Article 2 - Fixation du prix de vente au public par l'éditeur

I - Le texte de la proposition de loi

Cet article pose l'obligation pour l'éditeur de fixer un prix de vente pour chaque offre commerciale concernant un livre numérique.


• S'inspirant de la loi du 10 août 1981 en faisant référence à « toute personne établie en France qui édite », le premier alinéa de cet article vise également l'édition à compte d'auteur et l'autoédition. Ce terme paraît donc préférable car plus large que celui « d'éditeur » 6 ( * ) qui aurait renvoyé à l'article L. 132-1 du code de la propriété intellectuelle. Cet alinéa fixe clairement le champ d'application de cette obligation, en ne l'imposant qu'aux seuls éditeurs établis en France. Ce principe d'établissement en France vise à restreindre le champ d'application de la loi au territoire national dans le respect du droit communautaire.

Au titre de ce dernier, une entreprise effectuant de la vente au détail de livres numériques est considérée comme établie en France, s'il y existe une infrastructure pour exercer cette activité et que sa participation à la vie économique de la France a un caractère stable et continu.

Jurisprudence communautaire

Selon la Cour de justice des Communautés européennes (CJCE), le caractère « temporaire » de l'exercice d'une activité de prestation de services dans l'État membre d'accueil 7 ( * ) doit être apprécié non seulement en fonction de la durée de la prestation, mais également en fonction de sa fréquence, périodicité ou continuité, et la notion « d'établissement » au sens du traité implique la possibilité pour un ressortissant communautaire de participer, de façon stable et continue, à la vie économique d'un État membre autre que son État d'origine.

Le critère décisif aux fins de l'application du chapitre du traité relatif aux services à une activité économique est donc l'absence de caractère stable et continu de la participation de l'intéressé à la vie économique de l'État membre d'accueil 8 ( * ) .

Précisons que le lieu de taxation des services fournis à des personnes non assujetties est :

- soit celui où le prestataire a établi le siège de son activité économique ;

- soit celui où est situé un de ses établissements stables si le service est effectué par celui-ci 9 ( * ) .

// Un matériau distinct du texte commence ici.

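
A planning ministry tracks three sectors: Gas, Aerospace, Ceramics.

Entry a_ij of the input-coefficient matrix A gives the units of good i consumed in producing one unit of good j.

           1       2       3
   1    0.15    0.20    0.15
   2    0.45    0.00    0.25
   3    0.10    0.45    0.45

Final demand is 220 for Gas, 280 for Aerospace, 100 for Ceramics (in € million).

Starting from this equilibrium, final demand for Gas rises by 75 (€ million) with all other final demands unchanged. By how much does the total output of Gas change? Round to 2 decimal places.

Δx_1 = 120.63

I − A =
  [   0.85    -0.20    -0.15]
  [  -0.45     1.00    -0.25]
  [  -0.10    -0.45     0.55]
Cofactors of I−A, C_ij = (−1)^(i+j)·(minor ij) (rows/columns in the sector order above):
  C_11 = (1.00)(0.55) − (-0.25)(-0.45) = 0.4375
  C_12 = −[(-0.45)(0.55) − (-0.25)(-0.10)] = 0.2725
  C_13 = (-0.45)(-0.45) − (1.00)(-0.10) = 0.3025
  C_21 = −[(-0.20)(0.55) − (-0.15)(-0.45)] = 0.1775
  C_22 = (0.85)(0.55) − (-0.15)(-0.10) = 0.4525
  C_23 = −[(0.85)(-0.45) − (-0.20)(-0.10)] = 0.4025
  C_31 = (-0.20)(-0.25) − (-0.15)(1.00) = 0.2000
  C_32 = −[(0.85)(-0.25) − (-0.15)(-0.45)] = 0.2800
  C_33 = (0.85)(1.00) − (-0.20)(-0.45) = 0.7600
det(I−A) = Σ_j (I−A)_1j·C_1j = (0.85)(0.4375) + (-0.20)(0.2725) + (-0.15)(0.3025) = 0.2720
adj(I−A) = Cᵀ =
  [ 0.4375   0.1775   0.2000]
  [ 0.2725   0.4525   0.2800]
  [ 0.3025   0.4025   0.7600]
(I − A)⁻¹ = adj(I−A) / det(I−A) ≈
  [   1.6085     0.6526     0.7353]
  [   1.0018     1.6636     1.0294]
  [   1.1121     1.4798     2.7941]
Δx = (I − A)⁻¹ Δd with Δd having +75 in the Gas component and 0 elsewhere.
So Δx_1 = L_11 · (+75), where L_11 = adj(I−A)_11 / det(I−A) = 0.4375 / 0.2720.
Δx_1 = 0.4375 × (+75) / 0.2720 = 32.8125 / 0.2720 ≈ 120.63.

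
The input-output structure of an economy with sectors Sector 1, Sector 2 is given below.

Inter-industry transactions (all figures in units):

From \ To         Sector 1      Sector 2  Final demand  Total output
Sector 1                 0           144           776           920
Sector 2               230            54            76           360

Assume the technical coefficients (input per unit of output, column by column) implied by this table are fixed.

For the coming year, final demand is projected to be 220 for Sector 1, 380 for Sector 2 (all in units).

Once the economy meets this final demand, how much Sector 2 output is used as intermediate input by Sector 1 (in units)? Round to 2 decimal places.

Technical coefficients a_ij = z_ij / X_j:
  a_11 = 0/920 = 0.00, a_21 = 230/920 = 0.25
  a_12 = 144/360 = 0.40, a_22 = 54/360 = 0.15
I − A =
  [   1.00    -0.40]
  [  -0.25     0.85]
det(I−A) = (1.00)(0.85) − (-0.40)(-0.25) = 0.7500
adj(I−A) = [[0.85, 0.40], [0.25, 1.00]]
(I − A)⁻¹ = adj(I−A) / det(I−A) ≈
  [   1.1333     0.5333]
  [   0.3333     1.3333]
First solve x = (I − A)⁻¹ d = adj(I−A)·d / det(I−A); in particular x_1 = (0.85·220 + 0.40·380) / 0.7500 = 339.00 / 0.7500 = 452.0000.
Intermediate flow from 2 to 1: z_21 = a_21 · x_1 = 0.25 × 339.00 / 0.7500 = 84.75 / 0.7500 = 113.00.

z_21 = 113.00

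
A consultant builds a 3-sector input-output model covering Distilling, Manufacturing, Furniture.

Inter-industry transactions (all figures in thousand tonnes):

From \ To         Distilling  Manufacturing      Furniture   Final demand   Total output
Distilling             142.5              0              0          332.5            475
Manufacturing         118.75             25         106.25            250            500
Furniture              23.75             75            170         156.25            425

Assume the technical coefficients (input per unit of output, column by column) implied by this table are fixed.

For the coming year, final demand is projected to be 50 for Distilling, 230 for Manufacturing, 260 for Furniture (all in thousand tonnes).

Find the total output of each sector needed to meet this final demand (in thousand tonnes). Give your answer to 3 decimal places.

x_D = 71.429, x_M = 403.018, x_F = 540.040

Technical coefficients a_ij = z_ij / X_j:
  a_DD = 142.5/475 = 0.30, a_MD = 118.75/475 = 0.25, a_FD = 23.75/475 = 0.05
  a_DM = 0/500 = 0.00, a_MM = 25/500 = 0.05, a_FM = 75/500 = 0.15
  a_DF = 0/425 = 0.00, a_MF = 106.25/425 = 0.25, a_FF = 170/425 = 0.40
I − A =
  [   0.70     0.00     0.00]
  [  -0.25     0.95    -0.25]
  [  -0.05    -0.15     0.60]
Cofactors of I−A, C_ij = (−1)^(i+j)·(minor ij) (rows/columns in the sector order above):
  C_11 = (0.95)(0.60) − (-0.25)(-0.15) = 0.5325
  C_12 = −[(-0.25)(0.60) − (-0.25)(-0.05)] = 0.1625
  C_13 = (-0.25)(-0.15) − (0.95)(-0.05) = 0.0850
  C_21 = −[(0.00)(0.60) − (0.00)(-0.15)] = 0.0000
  C_22 = (0.70)(0.60) − (0.00)(-0.05) = 0.4200
  C_23 = −[(0.70)(-0.15) − (0.00)(-0.05)] = 0.1050
  C_31 = (0.00)(-0.25) − (0.00)(0.95) = 0.0000
  C_32 = −[(0.70)(-0.25) − (0.00)(-0.25)] = 0.1750
  C_33 = (0.70)(0.95) − (0.00)(-0.25) = 0.6650
det(I−A) = Σ_j (I−A)_1j·C_1j = (0.70)(0.5325) + (0.00)(0.1625) + (0.00)(0.0850) = 0.37275
adj(I−A) = Cᵀ =
  [ 0.5325   0.0000   0.0000]
  [ 0.1625   0.4200   0.1750]
  [ 0.0850   0.1050   0.6650]
(I − A)⁻¹ = adj(I−A) / det(I−A) ≈
  [   1.4286     0.0000     0.0000]
  [   0.4359     1.1268     0.4695]
  [   0.2280     0.2817     1.7840]
x = (I − A)⁻¹ d = adj(I−A)·d / det(I−A), with det(I−A) = 0.37275:
  x_D = (0.5325·50 + 0.0000·230 + 0.0000·260) / 0.37275 = 26.625 / 0.37275 ≈ 71.429
  x_M = (0.1625·50 + 0.4200·230 + 0.1750·260) / 0.37275 = 150.225 / 0.37275 ≈ 403.018
  x_F = (0.0850·50 + 0.1050·230 + 0.6650·260) / 0.37275 = 201.30 / 0.37275 ≈ 540.040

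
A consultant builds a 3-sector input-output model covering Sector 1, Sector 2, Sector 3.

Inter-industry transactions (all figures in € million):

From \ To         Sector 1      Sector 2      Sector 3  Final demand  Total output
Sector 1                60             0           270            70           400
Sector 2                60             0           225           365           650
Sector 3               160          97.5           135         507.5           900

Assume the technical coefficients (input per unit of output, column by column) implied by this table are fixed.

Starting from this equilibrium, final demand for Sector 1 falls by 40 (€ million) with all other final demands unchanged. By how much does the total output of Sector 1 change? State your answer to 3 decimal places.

Δx_1 = -57.637

Technical coefficients a_ij = z_ij / X_j:
  a_11 = 60/400 = 0.15, a_21 = 60/400 = 0.15, a_31 = 160/400 = 0.40
  a_12 = 0/650 = 0.00, a_22 = 0/650 = 0.00, a_32 = 97.5/650 = 0.15
  a_13 = 270/900 = 0.30, a_23 = 225/900 = 0.25, a_33 = 135/900 = 0.15
I − A =
  [   0.85     0.00    -0.30]
  [  -0.15     1.00    -0.25]
  [  -0.40    -0.15     0.85]
Cofactors of I−A, C_ij = (−1)^(i+j)·(minor ij) (rows/columns in the sector order above):
  C_11 = (1.00)(0.85) − (-0.25)(-0.15) = 0.8125
  C_12 = −[(-0.15)(0.85) − (-0.25)(-0.40)] = 0.2275
  C_13 = (-0.15)(-0.15) − (1.00)(-0.40) = 0.4225
  C_21 = −[(0.00)(0.85) − (-0.30)(-0.15)] = 0.0450
  C_22 = (0.85)(0.85) − (-0.30)(-0.40) = 0.6025
  C_23 = −[(0.85)(-0.15) − (0.00)(-0.40)] = 0.1275
  C_31 = (0.00)(-0.25) − (-0.30)(1.00) = 0.3000
  C_32 = −[(0.85)(-0.25) − (-0.30)(-0.15)] = 0.2575
  C_33 = (0.85)(1.00) − (0.00)(-0.15) = 0.8500
det(I−A) = Σ_j (I−A)_1j·C_1j = (0.85)(0.8125) + (0.00)(0.2275) + (-0.30)(0.4225) = 0.563875
adj(I−A) = Cᵀ =
  [ 0.8125   0.0450   0.3000]
  [ 0.2275   0.6025   0.2575]
  [ 0.4225   0.1275   0.8500]
(I − A)⁻¹ = adj(I−A) / det(I−A) ≈
  [   1.4409     0.0798     0.5320]
  [   0.4035     1.0685     0.4567]
  [   0.7493     0.2261     1.5074]
Δx = (I − A)⁻¹ Δd with Δd having -40 in the Sector 1 component and 0 elsewhere.
So Δx_1 = L_11 · (-40), where L_11 = adj(I−A)_11 / det(I−A) = 0.8125 / 0.563875.
Δx_1 = 0.8125 × (-40) / 0.563875 = -32.50 / 0.563875 ≈ -57.637.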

Le fait donc que le service de facturation d'une entreprise se trouve dans un autre État que celui de l'établissement stable pèse peu sur la notion d'établissement et sur la taxation du service fourni.

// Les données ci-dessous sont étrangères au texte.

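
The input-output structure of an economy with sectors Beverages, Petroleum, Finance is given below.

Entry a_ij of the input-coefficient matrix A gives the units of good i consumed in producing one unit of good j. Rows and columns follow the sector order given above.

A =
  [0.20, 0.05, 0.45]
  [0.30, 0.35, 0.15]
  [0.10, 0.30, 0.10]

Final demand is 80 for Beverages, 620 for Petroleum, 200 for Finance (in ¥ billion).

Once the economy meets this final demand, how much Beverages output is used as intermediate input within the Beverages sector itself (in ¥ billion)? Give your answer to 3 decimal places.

z_11 = 123.448

I − A =
  [   0.80    -0.05    -0.45]
  [  -0.30     0.65    -0.15]
  [  -0.10    -0.30     0.90]
Cofactors of I−A, C_ij = (−1)^(i+j)·(minor ij) (rows/columns in the sector order above):
  C_11 = (0.65)(0.90) − (-0.15)(-0.30) = 0.5400
  C_12 = −[(-0.30)(0.90) − (-0.15)(-0.10)] = 0.2850
  C_13 = (-0.30)(-0.30) − (0.65)(-0.10) = 0.1550
  C_21 = −[(-0.05)(0.90) − (-0.45)(-0.30)] = 0.1800
  C_22 = (0.80)(0.90) − (-0.45)(-0.10) = 0.6750
  C_23 = −[(0.80)(-0.30) − (-0.05)(-0.10)] = 0.2450
  C_31 = (-0.05)(-0.15) − (-0.45)(0.65) = 0.3000
  C_32 = −[(0.80)(-0.15) − (-0.45)(-0.30)] = 0.2550
  C_33 = (0.80)(0.65) − (-0.05)(-0.30) = 0.5050
det(I−A) = Σ_j (I−A)_1j·C_1j = (0.80)(0.5400) + (-0.05)(0.2850) + (-0.45)(0.1550) = 0.3480
adj(I−A) = Cᵀ =
  [ 0.5400   0.1800   0.3000]
  [ 0.2850   0.6750   0.2550]
  [ 0.1550   0.2450   0.5050]
(I − A)⁻¹ = adj(I−A) / det(I−A) ≈
  [   1.5517     0.5172     0.8621]
  [   0.8190     1.9397     0.7328]
  [   0.4454     0.7040     1.4511]
First solve x = (I − A)⁻¹ d = adj(I−A)·d / det(I−A); in particular x_1 = (0.5400·80 + 0.1800·620 + 0.3000·200) / 0.3480 = 214.80 / 0.3480 ≈ 617.24138.
Intermediate flow from 1 to 1: z_11 = a_11 · x_1 = 0.20 × 214.80 / 0.3480 = 42.96 / 0.3480 ≈ 123.448.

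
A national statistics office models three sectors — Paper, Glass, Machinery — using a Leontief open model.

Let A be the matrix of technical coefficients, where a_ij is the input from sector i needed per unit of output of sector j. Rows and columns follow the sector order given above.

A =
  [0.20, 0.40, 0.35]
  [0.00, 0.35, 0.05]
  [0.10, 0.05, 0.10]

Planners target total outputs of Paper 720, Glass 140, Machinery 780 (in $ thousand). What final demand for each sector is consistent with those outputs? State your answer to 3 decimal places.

d_P = 247.000, d_G = 52.000, d_M = 623.000

I − A =
  [   0.80    -0.40    -0.35]
  [   0.00     0.65    -0.05]
  [  -0.10    -0.05     0.90]
d = (I − A) x:
  d_P = (+0.80)·720 + (-0.40)·140 + (-0.35)·780 = 247.000
  d_G = (+0.00)·720 + (+0.65)·140 + (-0.05)·780 = 52.000
  d_M = (-0.10)·720 + (-0.05)·140 + (+0.90)·780 = 623.000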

Cependant, à compter du 1 er janvier 2015 , les prestations de services fournies par voie électronique seront taxées sur le lieu de l'acheteur.

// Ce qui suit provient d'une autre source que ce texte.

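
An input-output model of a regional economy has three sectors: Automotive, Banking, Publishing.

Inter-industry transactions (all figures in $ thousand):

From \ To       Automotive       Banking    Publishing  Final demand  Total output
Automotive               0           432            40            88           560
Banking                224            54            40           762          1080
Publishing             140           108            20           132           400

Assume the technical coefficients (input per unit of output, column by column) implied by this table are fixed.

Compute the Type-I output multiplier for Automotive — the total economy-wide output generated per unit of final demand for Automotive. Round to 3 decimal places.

Technical coefficients a_ij = z_ij / X_j:
  a_AA = 0/560 = 0.00, a_BA = 224/560 = 0.40, a_PA = 140/560 = 0.25
  a_AB = 432/1080 = 0.40, a_BB = 54/1080 = 0.05, a_PB = 108/1080 = 0.10
  a_AP = 40/400 = 0.10, a_BP = 40/400 = 0.10, a_PP = 20/400 = 0.05
I − A =
  [   1.00    -0.40    -0.10]
  [  -0.40     0.95    -0.10]
  [  -0.25    -0.10     0.95]
Cofactors of I−A, C_ij = (−1)^(i+j)·(minor ij) (rows/columns in the sector order above):
  C_11 = (0.95)(0.95) − (-0.10)(-0.10) = 0.8925
  C_12 = −[(-0.40)(0.95) − (-0.10)(-0.25)] = 0.4050
  C_13 = (-0.40)(-0.10) − (0.95)(-0.25) = 0.2775
  C_21 = −[(-0.40)(0.95) − (-0.10)(-0.10)] = 0.3900
  C_22 = (1.00)(0.95) − (-0.10)(-0.25) = 0.9250
  C_23 = −[(1.00)(-0.10) − (-0.40)(-0.25)] = 0.2000
  C_31 = (-0.40)(-0.10) − (-0.10)(0.95) = 0.1350
  C_32 = −[(1.00)(-0.10) − (-0.10)(-0.40)] = 0.1400
  C_33 = (1.00)(0.95) − (-0.40)(-0.40) = 0.7900
det(I−A) = Σ_j (I−A)_1j·C_1j = (1.00)(0.8925) + (-0.40)(0.4050) + (-0.10)(0.2775) = 0.70275
adj(I−A) = Cᵀ =
  [ 0.8925   0.3900   0.1350]
  [ 0.4050   0.9250   0.1400]
  [ 0.2775   0.2000   0.7900]
(I − A)⁻¹ = adj(I−A) / det(I−A) ≈
  [   1.2700     0.5550     0.1921]
  [   0.5763     1.3163     0.1992]
  [   0.3949     0.2846     1.1242]
The output multiplier for sector j is the column-j sum of the Leontief inverse (I − A)⁻¹ = adj(I−A) / det(I−A).
Column A of adj(I−A): (0.8925, 0.4050, 0.2775); det(I−A) = 0.70275.
m_A = (0.8925 + 0.4050 + 0.2775) / 0.70275 = 1.575 / 0.70275 ≈ 2.241.

m_A = 2.241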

Par ailleurs, le premier alinéa de l'article 2 de la proposition de loi précise que le prix ainsi fixé par l'éditeur est un prix de vente au public , c'est-à-dire le prix de vente au consommateur final, qu'il s'agisse d'une personne physique ou d'une collectivité. En effet, la loi n'a pas vocation à viser le prix de cession à un intermédiaire ; elle permettra à l'éditeur de garder la maîtrise du prix au client final.

Cette disposition est cependant limitée à l'édition d'un livre numérique en vue de sa diffusion commerciale , à l'exclusion donc d'une diffusion gratuite. Il s'agit ainsi d'éviter toute ambigüité sur les obligations qui incomberaient à des éditions numériques de textes sans visée commerciale (publications universitaires, éditions critiques produites par une bibliothèque etc.).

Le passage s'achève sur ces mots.